Wind whipped my hair into a crimson tornado even as the rain tried to plaster it to my skull. I drew on the soggy cigarette dangling from my lips and it glowed pitifully, briefly, before I spat it out and exhaled the smoke into the wind, watching the silken grey ribbons freewheel on the currents long after they had dissipated into isolated molecules of nicotine and tar.

The night had been given to the warring elements, as humankind hunkered into their concrete borrows, leaving the wind to bay to the empty, forsaken streets. Behind me, across the promenade, shadows gathered like hounds before the hunt, dancing across the dirty marble of the building facades and rolling through the gutters, boisterous and wild now the sun had relinquished it's hold on the world. I could feel them, wrapping sensuously around me, their carnal hunger for warmth chilling me, raising tingling, delicious goosebumps across the exposed skin of my arms. I raised my face to the sky, letting the rain stream down my face, letting it flush the makeup from my eyes and cheeks, and decided to join the wind it's howling.

I filled my lungs with air and expelled in feral roar, bubbling away to a giggle at the end as I leant against the balustrade. I wasn't drunk. I'd had nothing that night, but the weather galvanized me into a heady tangle of giggling energy. I stood on the esplanade running the length of the top tier of the city and which overlooked the rolling valley below, its sides coated in layer upon layer of grubby, tarnished buildings like a rash across its face. From behind, the muted pounding of a bass line which would normally wash from the club's open doors and across the walkway in more even-tempered weather was barely audible beneath the storm.

"You're soaking." I didn't turn, just lifted my arms above my head, twisting them this way and that, trying to catch the raindrops.

"I don't care." I said, and I didn't. The rain made me feel alive, washed away the fog of the day and bathed me in a cool, dim clarity.

"You're crazy."

"I know." I turned to him, splitting my lips to display my teeth, a smile that for once held no trace of a flirt or vestige of a smirk. I was glad to see he was smiling too, his lips twitched upwards quietly at the corners. He'd obviously had enough of the club and its smoky, oppressive space that choked the soul into drugged lethargy masquerading as a good time. He stepped up beside me, slotting his feet into the gaps between the ornate poles and leaning out into the void beyond, his pale hands like spiders grasping the slick stone of the parapet as he looked down into the darkness that hid the park that lay below. We stood in silence.

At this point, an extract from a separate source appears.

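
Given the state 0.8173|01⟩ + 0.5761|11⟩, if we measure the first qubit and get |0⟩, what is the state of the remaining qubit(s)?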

After a while, I noticed him shivering. Rain dripped from the end of his nose. I wanted to kiss off that drip, but I did nothing. We continued to stand, exposed on the open promenade, until finally I stepped down. A moment later, he came too. We stared at each other across the slick pavement.

"I want to take you somewhere." I said.


"You'll see." I turned away, the sudden decision filling me with a rush of vivacity that made my ears roar like a tidal wave was approaching. I skipped across the concrete skin of the boardwalk, striking the sharp stilettos of my boots against it like a tap-dancer. The slightly metallic clacks echoed above the wind and together, the storm and I, we made our own fierce music.

Silently, like the shadows I twirled and danced with in front of him with, he followed, padding along and smiling to himself, listening to the music and watching the bright flash of colour that was I pirouetting in the gloom.

He kept pace with me, never seeming to rise from a gentle amble, even when I cascaded down the cobbled high street, as liquid as the water than ran between the time-smoothed stones and with the pell-mell speed of a runaway train.

I took him through the labyrinth of the city streets, chasing the zephyrs as they raced from block to block, running my hands along rough brick, slick plastic, chilled marble and pitted stone, tracing the world with my fingertips and laughing all the while.

At the bottom of the valley the lake was a roiling, effervescent skin of black, tossed by the wind and the pummelling rain, absorbing the merge light haze from the town that made it through the already heavy atmosphere, devouring it in such a way that it could not even silver the tips of the waves before being lost in the gloaming. I grasped his hand, cool and slippery with the rain as it was, and lead him to the very edge of the pontoon that stood cowed by the black waters that rose up through it's sodden, swollen boards and dashed hungrily against it's wooden flanks.

Under that savage sky and above the corybantic swells, I gently touched his pale face. "Do you trust me?"

He paused, and then, "Implicitly."

"Can I trust you?"

This time there was no pause. "Of course."

"Good." I moved my hands from his face, sliding them down his neck, across his leather-clad shoulders, slipping under his saturated jacket to twine myself around his solid, warm waist. "I'm going to show you a secret. You can't tell anyone, okay?"

His eyes twinkled at me, bemused. "I won't."

"You promise?"

"I promise."

"Close your eyes." He closed them. I took a moment to admire his sable lashes against his ivory skin, how his cheekbones caught the thin luminescence from the shore like mountain ranges at dawn, how there was another, beautiful little droplet ready to plummet from his slightly rosy nose, before I leant in and pressed against his soft, chapped lips and jumped.